Submitted to: Meeting Abstract
Publication Type: Abstract Only
Publication Acceptance Date: 11/10/2001
Publication Date: 2/23/2002
Citation: Klevay, L.M. 2002. Assessment of copper nutriture in rats [abstract]. Presented at the First Annual Nutrition Week Meeting, February 23-27, 2002, San Diego, CA.

Interpretive Summary:

Technical Abstract: Liver copper is the best indicator of copper nutriture in animal experiments (Klevay and Saari, Proc. Soc. Exp. Biol. Med. 203: 214, 1993).
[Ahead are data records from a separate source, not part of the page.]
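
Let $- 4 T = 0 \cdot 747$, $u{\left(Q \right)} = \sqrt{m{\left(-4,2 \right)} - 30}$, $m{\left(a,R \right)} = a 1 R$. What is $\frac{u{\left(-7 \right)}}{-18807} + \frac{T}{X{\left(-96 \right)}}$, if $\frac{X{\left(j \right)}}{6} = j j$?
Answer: $- \frac{i \sqrt{38}}{18807} \approx - 0.00032777 i$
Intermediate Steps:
$X{\left(j \right)} = 6 j^{2}$ ($X{\left(j \right)} = 6 j j = 6 j^{2}$)
$m{\left(a,R \right)} = R a$ ($m{\left(a,R \right)} = a R = R a$)
$u{\left(Q \right)} = i \sqrt{38}$ ($u{\left(Q \right)} = \sqrt{2 \left(-4\right) - 30} = \sqrt{-8 - 30} = \sqrt{-38} = i \sqrt{38}$)
$T = 0$ ($T = - \frac{0 \cdot 747}{4} = \left(- \frac{1}{4}\right) 0 = 0$)
$\frac{u{\left(-7 \right)}}{-18807} + \frac{T}{X{\left(-96 \right)}} = \frac{i \sqrt{38}}{-18807} + \frac{0}{6 \left(-96\right)^{2}} = i \sqrt{38} \left(- \frac{1}{18807}\right) + \frac{0}{6 \cdot 9216} = - \frac{i \sqrt{38}}{18807} + \frac{0}{55296} = - \frac{i \sqrt{38}}{18807} + 0 \cdot \frac{1}{55296} = - \frac{i \sqrt{38}}{18807} + 0 = - \frac{i \sqrt{38}}{18807}$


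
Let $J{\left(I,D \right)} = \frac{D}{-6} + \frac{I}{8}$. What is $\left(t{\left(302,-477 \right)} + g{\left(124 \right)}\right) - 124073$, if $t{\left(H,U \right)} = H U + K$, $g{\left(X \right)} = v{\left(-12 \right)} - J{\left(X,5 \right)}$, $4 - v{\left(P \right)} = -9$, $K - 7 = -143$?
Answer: $- \frac{804794}{3} \approx -2.6826 \cdot 10^{5}$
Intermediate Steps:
$K = -136$ ($K = 7 - 143 = -136$)
$J{\left(I,D \right)} = - \frac{D}{6} + \frac{I}{8}$ ($J{\left(I,D \right)} = D \left(- \frac{1}{6}\right) + I \frac{1}{8} = - \frac{D}{6} + \frac{I}{8}$)
$v{\left(P \right)} = 13$ ($v{\left(P \right)} = 4 - -9 = 4 + 9 = 13$)
$g{\left(X \right)} = \frac{83}{6} - \frac{X}{8}$ ($g{\left(X \right)} = 13 - \left(\left(- \frac{1}{6}\right) 5 + \frac{X}{8}\right) = 13 - \left(- \frac{5}{6} + \frac{X}{8}\right) = \frac{83}{6} - \frac{X}{8}$)
$t{\left(H,U \right)} = -136 + H U$ ($t{\left(H,U \right)} = H U - 136 = -136 + H U$)
$\left(t{\left(302,-477 \right)} + g{\left(124 \right)}\right) - 124073 = \left(\left(-136 + 302 \left(-477\right)\right) + \left(\frac{83}{6} - \frac{31}{2}\right)\right) - 124073 = \left(\left(-136 - 144054\right) + \left(\frac{83}{6} - \frac{31}{2}\right)\right) - 124073 = \left(-144190 - \frac{5}{3}\right) - 124073 = - \frac{432575}{3} - 124073 = - \frac{804794}{3}$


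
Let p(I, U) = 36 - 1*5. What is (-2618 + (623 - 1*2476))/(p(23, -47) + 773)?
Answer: -4471/804 ≈ -5.5609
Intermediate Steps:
p(I, U) = 31 (p(I, U) = 36 - 5 = 31)
(-2618 + (623 - 1*2476))/(p(23, -47) + 773) = (-2618 + (623 - 1*2476))/(31 + 773) = (-2618 + (623 - 2476))/804 = (-2618 - 1853)*(1/804) = -4471*1/804 = -4471/804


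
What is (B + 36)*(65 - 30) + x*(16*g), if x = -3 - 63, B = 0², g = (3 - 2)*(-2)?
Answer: 3372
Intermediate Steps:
g = -2 (g = 1*(-2) = -2)
B = 0
x = -66
(B + 36)*(65 - 30) + x*(16*g) = (0 + 36)*(65 - 30) - 1056*(-2) = 36*35 - 66*(-32) = 1260 + 2112 = 3372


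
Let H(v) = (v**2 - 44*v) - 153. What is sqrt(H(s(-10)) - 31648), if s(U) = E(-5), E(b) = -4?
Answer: I*sqrt(31609) ≈ 177.79*I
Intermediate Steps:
s(U) = -4
H(v) = -153 + v**2 - 44*v
sqrt(H(s(-10)) - 31648) = sqrt((-153 + (-4)**2 - 44*(-4)) - 31648) = sqrt((-153 + 16 + 176) - 31648) = sqrt(39 - 31648) = sqrt(-31609) = I*sqrt(31609)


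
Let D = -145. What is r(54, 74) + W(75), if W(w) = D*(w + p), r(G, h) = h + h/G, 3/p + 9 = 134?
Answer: -7292099/675 ≈ -10803.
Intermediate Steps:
p = 3/125 (p = 3/(-9 + 134) = 3/125 ≈ 0.024000)
W(w) = -87/25 - 145*w (W(w) = -145*(w + 3/125) = -145*(3/125 + w) = -87/25 - 145*w)
r(54, 74) + W(75) = (74 + 74/54) + (-87/25 - 145*75) = (74 + 74*(1/54)) + (-87/25 - 10875) = (74 + 37/27) - 271962/25 = 2035/27 - 271962/25 = -7292099/675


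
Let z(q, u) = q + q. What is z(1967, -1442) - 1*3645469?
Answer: -3641535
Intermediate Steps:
z(q, u) = 2*q
z(1967, -1442) - 1*3645469 = 2*1967 - 1*3645469 = 3934 - 3645469 = -3641535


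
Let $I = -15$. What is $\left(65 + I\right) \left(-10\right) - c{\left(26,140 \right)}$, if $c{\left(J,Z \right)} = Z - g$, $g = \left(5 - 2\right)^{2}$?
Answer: $-631$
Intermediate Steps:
$g = 9$ ($g = 3^{2} = 9$)
$c{\left(J,Z \right)} = -9 + Z$ ($c{\left(J,Z \right)} = Z - 9 = -9 + Z$)
$\left(65 + I\right) \left(-10\right) - c{\left(26,140 \right)} = \left(65 - 15\right) \left(-10\right) - \left(-9 + 140\right) = 50 \left(-10\right) - 131 = -500 - 131 = -631$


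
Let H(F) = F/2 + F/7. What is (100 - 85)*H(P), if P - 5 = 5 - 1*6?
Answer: 270/7 ≈ 38.571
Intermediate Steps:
P = 4 (P = 5 + (5 - 1*6) = 5 + (5 - 6) = 5 - 1 = 4)
H(F) = 9*F/14 (H(F) = F*(½) + F*(⅐) = F/2 + F/7 = 9*F/14)
(100 - 85)*H(P) = (100 - 85)*((9/14)*4) = 15*(18/7) = 270/7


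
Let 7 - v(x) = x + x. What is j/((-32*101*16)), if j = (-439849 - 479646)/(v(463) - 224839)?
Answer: -919495/11674397696 ≈ -7.8762e-5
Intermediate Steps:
v(x) = 7 - 2*x (v(x) = 7 - (x + x) = 7 - 2*x)
j = 919495/225758 (j = (-439849 - 479646)/((7 - 2*463) - 224839) = -919495/((7 - 926) - 224839) = -919495/(-919 - 224839) = -919495/(-225758) = -919495*(-1/225758) = 919495/225758 ≈ 4.0729)
j/((-32*101*16)) = 919495/(225758*((-32*101*16))) = 919495/(225758*((-3232*16))) = (919495/225758)/(-51712) = (919495/225758)*(-1/51712) = -919495/11674397696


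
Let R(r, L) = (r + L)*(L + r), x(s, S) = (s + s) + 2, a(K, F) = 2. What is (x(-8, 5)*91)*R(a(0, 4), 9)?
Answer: -154154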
Sixty male, weanling Sprague-Dawley rats were matched by weight (mean = 49g) into 5 groups given a purified diet (Klevay, Am. J. Clin. Nutr. 26: 1060, 1973) based on sucrose (62%), egg white protein (20%) and corn oil (10%) containing enough zinc chloride to add 13 ug Zn/g of diet and all other essential nutrients including biotin. Drinking solutions containing 0, 1, 2, 3, or 4 ug Cu/ml (as sulfate) were supplied. After 30 days, when 3 rats died with cardiovascular pathology, others were killed and samples taken. Liver copper was greater with each solution dose; plateau (ANOVA p < 0.05) reached around 2 ug/ml. Animal characteristics were plotted against liver copper as dependent variables and curves were fitted to linear, quadratic and logistic functions which were selected for statistical significance and biological plausibility. Plasma cholesterol and thiobarbituric acid reactive substances and liver iron had linear declines (R**2 = 0.17 to 0.27, p < 0.002). Erythrocyte superoxide dismutase (R**2 = 0.44 to 0.72, p = 0.0001, depending on units and models) was more closely associated to liver copper than was extracellular superoxide dismutase (R**2 = 0.19, p = 0.002). Both decreased in deficiency.